The lights dimmed in the anonymous conference room. Patrick Chisum, special agent newly in charge of the CIA's Joint Terrorism Task Force, tapped a button on his notebook and the PowerPoint program began, a series of head shots interspersed with graphic pictures of bomb scenes, maps, dates, and casualty figures.
"They are calling themselves Abdullah."
"Just Abdullah?" His boss, Harold Kallendorf, sounded a little disappointed. "No Lord High Everything Allah? No Holy Judges, Juries, and Executioners of the Great Satan and All Who Sail in Him? No Fuck You and the Horse You Rode In On Jihad?" He sighed in what everyone hoped was mock disapproval. "Just suck the romance right out of the world, why don't you, Patrick."

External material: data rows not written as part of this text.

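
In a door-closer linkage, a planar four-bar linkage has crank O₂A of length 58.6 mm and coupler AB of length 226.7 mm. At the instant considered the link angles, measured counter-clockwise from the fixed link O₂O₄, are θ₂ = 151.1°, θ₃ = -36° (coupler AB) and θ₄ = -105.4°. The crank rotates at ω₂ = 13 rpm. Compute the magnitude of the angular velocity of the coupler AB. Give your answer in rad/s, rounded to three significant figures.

ω₂ = 1.361 rad/s (from 13 rpm).
Differentiating the loop-closure r₂e^{iθ₂}+r₃e^{iθ₃}=r₁+r₄e^{iθ₄} gives r₂ω₂e^{iθ₂}+r₃ω₃e^{iθ₃}=r₄ω₄e^{iθ₄}.
Eliminating the other unknown: ω₃ = r₂ω₂ sin(θ₄−θ₂) / [r₃ sin(θ₃−θ₄)].
Numerator sine = +0.97237; denominator sine = +0.93606.
Result = 0.0586·1.361·(+0.97237) / (0.2267·(+0.93606)) = +0.36555 rad/s; magnitude 0.36555 rad/s.

0.366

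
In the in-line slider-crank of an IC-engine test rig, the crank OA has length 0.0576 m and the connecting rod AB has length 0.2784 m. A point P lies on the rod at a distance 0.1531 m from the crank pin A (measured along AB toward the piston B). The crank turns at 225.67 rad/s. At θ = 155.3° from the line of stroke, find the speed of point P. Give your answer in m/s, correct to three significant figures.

ω = 225.7 rad/s.  Crank-pin speed |V_A| = rω = 12.999 m/s, perpendicular to OA.
Rod angle: sinφ = −(r/L) sinθ ⇒ φ = -4.960°; ω_rod = −rω cosθ/√(L²−r²sin²θ) = +42.578 rad/s.
V_P = V_A + ω_rod × AP, with AP = 0.1531 m along the rod.
Components: V_Px = −rω sinθ − a·ω_rod·sinφ = -4.8681 m/s;  V_Py = rω cosθ + a·ω_rod·cosφ = -5.315 m/s.
|V_P| = √(V_Px² + V_Py²) = 7.2075 m/s.

7.21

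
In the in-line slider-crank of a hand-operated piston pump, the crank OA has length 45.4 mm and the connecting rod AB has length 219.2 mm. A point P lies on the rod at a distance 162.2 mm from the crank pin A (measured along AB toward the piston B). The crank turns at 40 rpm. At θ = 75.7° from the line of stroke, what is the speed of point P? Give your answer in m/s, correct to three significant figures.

ω = 4.189 rad/s.  Crank-pin speed |V_A| = rω = 0.19017 m/s, perpendicular to OA.
Rod angle: sinφ = −(r/L) sinθ ⇒ φ = -11.578°; ω_rod = −rω cosθ/√(L²−r²sin²θ) = -0.21874 rad/s.
V_P = V_A + ω_rod × AP, with AP = 0.1622 m along the rod.
Components: V_Px = −rω sinθ − a·ω_rod·sinφ = -0.1914 m/s;  V_Py = rω cosθ + a·ω_rod·cosφ = +0.012214 m/s.
|V_P| = √(V_Px² + V_Py²) = 0.19179 m/s.

0.192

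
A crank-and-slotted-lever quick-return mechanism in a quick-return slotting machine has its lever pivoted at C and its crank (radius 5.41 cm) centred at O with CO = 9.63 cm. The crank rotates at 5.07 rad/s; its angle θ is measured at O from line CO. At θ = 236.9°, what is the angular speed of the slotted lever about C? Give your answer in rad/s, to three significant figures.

0.0636

ω = 5.07 rad/s
Crank pin A relative to C: A = (d + r cosθ, r sinθ); lever angle φ = atan2(r sinθ, d + r cosθ).
Differentiating tanφ: φ̇ = rω(d cosθ + r)/(d² + r² + 2dr cosθ).
d² + r² + 2dr cosθ = |CA|² = 0.0065103 m²;  d cosθ + r = +0.0015104 m.
|ω_lever| = |0.0541·5.07·+0.0015104| / 0.0065103 = 0.063634 rad/s.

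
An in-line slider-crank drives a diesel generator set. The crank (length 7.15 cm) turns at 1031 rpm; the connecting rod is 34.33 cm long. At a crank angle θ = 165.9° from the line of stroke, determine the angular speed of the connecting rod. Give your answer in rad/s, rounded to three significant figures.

21.8

ω = 108 rad/s (converted from 1031 rpm).
The rod makes angle φ with the slider axis where L sinφ = r sinθ; differentiating, L cosφ·φ̇ = r ω cosθ.
L cosφ = √(L² − r² sin²θ) = 0.34286 m.
|ω_rod| = r ω |cosθ| / √(L² − r² sin²θ) = 0.0715·108·0.96987/0.34286 = 21.837 rad/s.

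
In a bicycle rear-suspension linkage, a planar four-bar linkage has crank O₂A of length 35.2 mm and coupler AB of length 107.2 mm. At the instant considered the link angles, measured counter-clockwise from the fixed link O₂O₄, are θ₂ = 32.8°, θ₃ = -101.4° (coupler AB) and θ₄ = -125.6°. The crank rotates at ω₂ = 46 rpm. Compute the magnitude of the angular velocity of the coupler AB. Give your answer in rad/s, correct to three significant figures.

1.42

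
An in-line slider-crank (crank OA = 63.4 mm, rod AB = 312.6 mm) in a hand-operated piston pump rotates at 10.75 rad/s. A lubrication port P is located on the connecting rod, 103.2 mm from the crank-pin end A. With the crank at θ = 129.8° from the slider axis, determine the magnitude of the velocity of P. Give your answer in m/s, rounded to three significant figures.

0.580

ω = 10.75 rad/s.  Crank-pin speed |V_A| = rω = 0.68155 m/s, perpendicular to OA.
Rod angle: sinφ = −(r/L) sinθ ⇒ φ = -8.964°; ω_rod = −rω cosθ/√(L²−r²sin²θ) = +1.4129 rad/s.
V_P = V_A + ω_rod × AP, with AP = 0.1032 m along the rod.
Components: V_Px = −rω sinθ − a·ω_rod·sinφ = -0.5009 m/s;  V_Py = rω cosθ + a·ω_rod·cosφ = -0.29224 m/s.
|V_P| = √(V_Px² + V_Py²) = 0.57992 m/s.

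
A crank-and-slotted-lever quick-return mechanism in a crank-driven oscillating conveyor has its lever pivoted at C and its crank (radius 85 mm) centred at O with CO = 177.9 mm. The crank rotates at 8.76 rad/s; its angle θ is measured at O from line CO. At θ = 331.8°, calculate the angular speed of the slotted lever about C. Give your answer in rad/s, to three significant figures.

ω = 8.76 rad/s
Crank pin A relative to C: A = (d + r cosθ, r sinθ); lever angle φ = atan2(r sinθ, d + r cosθ).
Differentiating tanφ: φ̇ = rω(d cosθ + r)/(d² + r² + 2dr cosθ).
d² + r² + 2dr cosθ = |CA|² = 0.0655267 m²;  d cosθ + r = +0.24178 m.
|ω_lever| = |0.085·8.76·+0.24178| / 0.0655267 = 2.7475 rad/s.

2.75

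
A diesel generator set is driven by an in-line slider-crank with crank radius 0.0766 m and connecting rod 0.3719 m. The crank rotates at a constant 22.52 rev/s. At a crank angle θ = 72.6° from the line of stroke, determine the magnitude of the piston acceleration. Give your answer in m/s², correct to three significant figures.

ω = 2π·22.5 = 141.5 rad/s
x(θ) = r cosθ + √(L² − r² sin²θ); with ω constant, a = ω²·d²x/dθ².
d²x/dθ² = −r cosθ − r²(cos2θ)/√u − r⁴ sin²2θ/(4u^{3/2}),  u = L² − r² sin²θ = 0.132967 m².
Substituting r = 0.0766 m, L = 0.3719 m, θ = 72.6°: d²x/dθ² = -0.0097511 m.
a = ω²·d²x/dθ² = (141.5)²·(-0.0097511) = -195.23 m/s²;  |a| = 195.23 m/s².

195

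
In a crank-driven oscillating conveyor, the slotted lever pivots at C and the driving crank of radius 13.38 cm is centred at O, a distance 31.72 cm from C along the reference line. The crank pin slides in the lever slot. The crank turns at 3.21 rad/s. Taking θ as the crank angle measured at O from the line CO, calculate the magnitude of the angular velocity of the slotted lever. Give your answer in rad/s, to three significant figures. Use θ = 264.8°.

ω = 3.21 rad/s
Crank pin A relative to C: A = (d + r cosθ, r sinθ); lever angle φ = atan2(r sinθ, d + r cosθ).
Differentiating tanφ: φ̇ = rω(d cosθ + r)/(d² + r² + 2dr cosθ).
d² + r² + 2dr cosθ = |CA|² = 0.110825 m²;  d cosθ + r = +0.10505 m.
|ω_lever| = |0.1338·3.21·+0.10505| / 0.110825 = 0.40712 rad/s.

0.407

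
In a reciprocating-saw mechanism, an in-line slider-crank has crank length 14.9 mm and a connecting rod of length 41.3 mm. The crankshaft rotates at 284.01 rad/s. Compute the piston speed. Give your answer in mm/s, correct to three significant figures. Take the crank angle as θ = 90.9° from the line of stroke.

ω = 284 rad/s
For an in-line slider-crank, x = r cosθ + √(L² − r² sin²θ), so v = −rω sinθ·[1 + r cosθ/√(L² − r² sin²θ)].
With r = 0.0149 m, L = 0.0413 m, θ = 90.9°: √(L² − r² sin²θ) = 0.038519 m.
v = −0.0149·284·0.99988·[1 + 0.0149·-0.01571/0.038519] = -4.2055 m/s.
|v| = 4.2055 m/s = 4205.5 mm/s.

4210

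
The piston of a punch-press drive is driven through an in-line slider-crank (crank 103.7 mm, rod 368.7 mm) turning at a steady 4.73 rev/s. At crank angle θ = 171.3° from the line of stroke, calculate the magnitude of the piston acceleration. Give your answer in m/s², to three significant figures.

ω = 2π·4.73 = 29.72 rad/s
x(θ) = r cosθ + √(L² − r² sin²θ); with ω constant, a = ω²·d²x/dθ².
d²x/dθ² = −r cosθ − r²(cos2θ)/√u − r⁴ sin²2θ/(4u^{3/2}),  u = L² − r² sin²θ = 0.135694 m².
Substituting r = 0.1037 m, L = 0.3687 m, θ = 171.3°: d²x/dθ² = +0.074598 m.
a = ω²·d²x/dθ² = (29.72)²·(+0.074598) = +65.888 m/s²;  |a| = 65.888 m/s².

65.9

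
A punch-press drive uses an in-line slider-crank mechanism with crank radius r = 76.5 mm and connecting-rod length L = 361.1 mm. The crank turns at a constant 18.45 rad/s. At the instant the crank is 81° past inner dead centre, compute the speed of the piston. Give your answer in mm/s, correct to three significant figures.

ω = 18.45 rad/s
For an in-line slider-crank, x = r cosθ + √(L² − r² sin²θ), so v = −rω sinθ·[1 + r cosθ/√(L² − r² sin²θ)].
With r = 0.0765 m, L = 0.3611 m, θ = 81°: √(L² − r² sin²θ) = 0.35311 m.
v = −0.0765·18.45·0.98769·[1 + 0.0765·0.15643/0.35311] = -1.4413 m/s.
|v| = 1.4413 m/s = 1441.3 mm/s.

1440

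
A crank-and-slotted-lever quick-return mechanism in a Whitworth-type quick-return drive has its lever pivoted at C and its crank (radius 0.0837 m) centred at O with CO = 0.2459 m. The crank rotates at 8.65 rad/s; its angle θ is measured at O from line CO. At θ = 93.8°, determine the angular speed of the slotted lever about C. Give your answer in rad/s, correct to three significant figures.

ω = 8.65 rad/s
Crank pin A relative to C: A = (d + r cosθ, r sinθ); lever angle φ = atan2(r sinθ, d + r cosθ).
Differentiating tanφ: φ̇ = rω(d cosθ + r)/(d² + r² + 2dr cosθ).
d² + r² + 2dr cosθ = |CA|² = 0.0647444 m²;  d cosθ + r = +0.067403 m.
|ω_lever| = |0.0837·8.65·+0.067403| / 0.0647444 = 0.75374 rad/s.

0.754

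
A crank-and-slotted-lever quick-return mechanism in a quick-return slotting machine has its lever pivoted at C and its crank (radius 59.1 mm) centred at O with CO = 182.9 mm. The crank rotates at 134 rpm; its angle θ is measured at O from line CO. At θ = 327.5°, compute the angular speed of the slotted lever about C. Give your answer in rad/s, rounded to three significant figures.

3.21

ω = 14.03 rad/s (from 134 rpm).
Crank pin A relative to C: A = (d + r cosθ, r sinθ); lever angle φ = atan2(r sinθ, d + r cosθ).
Differentiating tanφ: φ̇ = rω(d cosθ + r)/(d² + r² + 2dr cosθ).
d² + r² + 2dr cosθ = |CA|² = 0.0551783 m²;  d cosθ + r = +0.21336 m.
|ω_lever| = |0.0591·14.03·+0.21336| / 0.0551783 = 3.2067 rad/s.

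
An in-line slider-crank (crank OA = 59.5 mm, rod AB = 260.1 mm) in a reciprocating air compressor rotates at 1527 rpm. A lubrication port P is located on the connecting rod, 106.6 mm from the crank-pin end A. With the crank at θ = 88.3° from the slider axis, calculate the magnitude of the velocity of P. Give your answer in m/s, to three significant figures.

9.54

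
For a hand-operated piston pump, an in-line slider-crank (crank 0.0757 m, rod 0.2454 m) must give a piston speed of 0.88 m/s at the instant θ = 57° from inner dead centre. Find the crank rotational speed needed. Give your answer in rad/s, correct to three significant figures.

11.8

For an in-line slider-crank, |v_piston| = rω|sinθ|·[1 + r cosθ/√(L² − r² sin²θ)].
With r = 0.0757 m, L = 0.2454 m, θ = 57°: the bracketed kinematic factor |dx/dθ| = 0.07453 m.
ω = v/|dx/dθ| = 0.88/0.07453 = 11.807 rad/s.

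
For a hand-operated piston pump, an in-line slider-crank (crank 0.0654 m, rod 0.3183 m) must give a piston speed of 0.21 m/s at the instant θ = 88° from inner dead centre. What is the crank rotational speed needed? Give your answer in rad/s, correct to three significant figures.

3.19

For an in-line slider-crank, |v_piston| = rω|sinθ|·[1 + r cosθ/√(L² − r² sin²θ)].
With r = 0.0654 m, L = 0.3183 m, θ = 88°: the bracketed kinematic factor |dx/dθ| = 0.065839 m.
ω = v/|dx/dθ| = 0.21/0.065839 = 3.1896 rad/s.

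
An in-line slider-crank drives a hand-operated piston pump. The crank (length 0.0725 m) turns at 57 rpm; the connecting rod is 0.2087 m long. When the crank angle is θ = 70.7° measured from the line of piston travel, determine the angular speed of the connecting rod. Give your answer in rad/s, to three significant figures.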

There were dutiful chuckles from around the table, as in this group of government officials from the security departments of the FBI, the NSA, Immigration, Customs, the Border Patrol, the Army, Navy, Air Force, Marines, and Coast Guard, none held a higher rank than the new director. A dutiful chuckle in response to the ranking man's sallies, no matter how lame, was de rigueur.
"Just Abdullah, sir," Patrick said, having waited patiently until he had regained everyone's attention. He hadn't chuckled, either. He didn't do chuckle. "It means 'servant of God.' The group came first to our attention with the bus bomb in Baghdad at Christmas."
"Remind me of the damages."
"Thirteen dead, over fifty injured, including bystanders."
"Any Americans?"
"No, sir, Iraqis."
"Well, that's a mercy, anyway."
Next to him Khalid stirred. "Yes, sir," Patrick said quickly, and clicked to the next slide before Khalid broke into rash speech. The screen displayed a large graph that resembled a genealogical tree, with head shots next to each name where they were available. Most of the photos were blurry, and most of the names were aliases. Patrick thought it was a perfect illustration of how much they didn't know about Abdullah, which was why he'd included it.